Perhaps the lithium literature will be an offshoot of the hyper-literature of the nineties? Imagine a novel you're reading on a game console (or phone, or laptop...), and whose plot causes a lithium battery to ignite, thus self-destructing the medium it's written on? Speculations aside, what could the Serbian literature of the Lithium meeting look like? Will there even be one? And if it does, what kind of critical reflection on its own conditions of existence will it be able to engender? To what extent is a literature that cannot face the recent past even able to imagine the near future? Three years ago, Goš again briefly referred to "Petroliterature", concluding that 9/11 somewhat represented a turning point compared to the situation in the nineties, but only to the extent that Western, especially American literature and culture gained some awareness of oil exploitation as the basis of technological achievements and living standards in the developed world.
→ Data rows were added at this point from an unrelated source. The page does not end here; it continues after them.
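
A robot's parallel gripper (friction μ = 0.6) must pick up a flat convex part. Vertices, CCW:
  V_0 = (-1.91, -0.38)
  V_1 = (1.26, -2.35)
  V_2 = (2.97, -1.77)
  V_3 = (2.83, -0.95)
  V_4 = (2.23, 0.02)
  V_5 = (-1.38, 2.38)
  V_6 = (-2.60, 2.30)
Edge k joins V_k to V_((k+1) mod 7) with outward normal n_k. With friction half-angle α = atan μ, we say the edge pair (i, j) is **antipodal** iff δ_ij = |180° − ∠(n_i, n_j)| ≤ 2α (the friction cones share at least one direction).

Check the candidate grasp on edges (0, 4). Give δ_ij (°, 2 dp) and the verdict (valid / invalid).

α = atan 0.6 = 30.96°;  2α = 61.93°
edge 0: e_0 = (+3.17, -1.97);  n_0 = (-0.5278, -0.8494)
edge 4: e_4 = (-3.61, +2.36);  n_4 = (+0.5472, +0.8370)
∠(n_0, n_4) = 178.68°
δ = |180° − 178.68°| = 1.32°
1.32° ≤ 2α = 61.93°  →  valid

δ = 1.32°, valid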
Just like thirty years ago, the Oil encounter did not leave a deep mark in local literature.3 The "Lithium encounter" is much more recent than the oil encounter. And it has a completely different geography: the largest reserves, and the largest mines, are located in Australia, China and South America (Chile, Bolivia, Argentina). The "Lithium meeting" in a strict, neo-colonial analogy with oil, will take place in the latter countries, as well as in the southeast of Europe, in Serbia. The landscapes of the Atacama highlands correspond to the apocalyptic desert scenes of Oil Encounter. The idyllic landscapes of western Serbia are on their way to join them.